The new IISP framework also puts more focus on management, leadership and influence, business skills and communication and knowledge sharing. The four defined competency levels have also been expanded to six – two based on knowledge and four on measuring practical experience.

Finch, who previously ran the security team at M&S said that she learned on the job. Considering the relatively immature status of the cybersecurity professional, Finch said that is why new skills accreditation is needed. “We put a lot of thought into the framework as we wanted to have something that represented all of the varieties and disciplines as we need to have a lexicon of terms and something we can all adhere,” she said.

Finch said that the skills framework allows the various disciplines to be seen, and ‘it goes through the logical life-cycle of security’, particularly as people get deep-dive sets of skills. “This will form part of the IISP Knowledge Framework that will sit alongside the skills framework and define what knowledge people should have at the lower end of capabilities. We are not building a body of knowledge like the NCSC are, ours is a framework that will help employers and individuals know what is needed at what level.”

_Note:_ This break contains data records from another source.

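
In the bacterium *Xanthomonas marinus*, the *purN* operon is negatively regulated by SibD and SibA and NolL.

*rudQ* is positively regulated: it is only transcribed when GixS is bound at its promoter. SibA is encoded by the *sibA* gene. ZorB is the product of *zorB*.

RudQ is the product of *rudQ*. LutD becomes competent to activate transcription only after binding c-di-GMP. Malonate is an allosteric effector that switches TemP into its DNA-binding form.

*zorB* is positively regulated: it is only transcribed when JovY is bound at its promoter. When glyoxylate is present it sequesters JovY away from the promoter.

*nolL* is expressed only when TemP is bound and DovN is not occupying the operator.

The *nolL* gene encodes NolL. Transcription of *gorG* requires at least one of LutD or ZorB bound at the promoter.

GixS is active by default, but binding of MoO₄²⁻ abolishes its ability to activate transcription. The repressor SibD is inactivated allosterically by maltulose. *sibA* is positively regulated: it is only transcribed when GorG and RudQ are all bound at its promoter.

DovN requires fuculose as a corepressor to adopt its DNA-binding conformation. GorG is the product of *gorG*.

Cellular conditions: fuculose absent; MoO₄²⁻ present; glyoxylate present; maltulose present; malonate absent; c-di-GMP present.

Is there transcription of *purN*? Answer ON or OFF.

Maltulose is present, so SibD is inactive.
c-di-GMP is present, so LutD is active.
Glyoxylate is present, so JovY is inactive.
Required activator JovY is absent, so *zorB* is not transcribed.
So ZorB is not produced.
Activator LutD is present, so *gorG* is transcribed.
So GorG is produced and active.
MoO₄²⁻ is present, so GixS is inactive.
Required activator GixS is absent, so *rudQ* is not transcribed.
So RudQ is not produced.
Required activator RudQ is absent, so *sibA* is not transcribed.
So SibA is not produced.
Malonate is absent, so TemP is inactive.
Fuculose is absent, so DovN is inactive.
Required activator TemP is absent, so *nolL* is not transcribed.
So NolL is not produced.
With no repressor bound, *purN* is transcribed.

ON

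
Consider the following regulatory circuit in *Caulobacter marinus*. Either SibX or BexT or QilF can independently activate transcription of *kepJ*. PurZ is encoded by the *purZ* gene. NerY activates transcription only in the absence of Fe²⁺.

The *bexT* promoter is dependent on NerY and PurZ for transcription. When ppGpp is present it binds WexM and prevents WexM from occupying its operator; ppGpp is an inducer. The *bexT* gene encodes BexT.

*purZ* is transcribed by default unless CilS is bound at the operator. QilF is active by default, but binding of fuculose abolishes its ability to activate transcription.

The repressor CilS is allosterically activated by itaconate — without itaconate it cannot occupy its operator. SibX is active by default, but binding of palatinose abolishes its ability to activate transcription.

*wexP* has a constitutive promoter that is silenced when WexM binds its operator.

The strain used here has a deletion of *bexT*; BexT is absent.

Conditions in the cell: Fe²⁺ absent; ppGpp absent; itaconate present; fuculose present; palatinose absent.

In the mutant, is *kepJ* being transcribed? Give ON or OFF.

Palatinose is absent, so SibX is active.
BexT is non-functional in this strain, so it has no effect.
Fuculose is present, so QilF is inactive.
Activator SibX is present, so *kepJ* is transcribed.

ON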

The skills and frameworks are there, but Infosecurity asked if there is enough opportunity to learn in this industry as people are looking for answers. Finch said that in terms of learning, it is really tough as there is a lot of material out there and it is hard to know where attention is being focused. So the IISP is approving training courses and it is referred back to the framework.

She said: “It is like any market, there is a lot of stuff out there and a lot of rubbish training. I believe that in this role you have to be continually learning, have an open mind as to where you get your information and have a clear idea of what you are wanting to learn about. I think a lot of people are getting more sophisticated about demonstrating what they know about their area.

“We say to people to point to where they think they are on the skills framework now and where they want to be in four years’ time, and what appropriate courses they need to look at to get on that journey and keep an eye on the reports and surveys on skills shortages. Really it is your career, and you’ve got to think about where you want to be and what makes you happy and you need to work out your career route and how you’re going to get there.”

Version 2.1 is now published and available free through the IISP website to members and to non-members on application.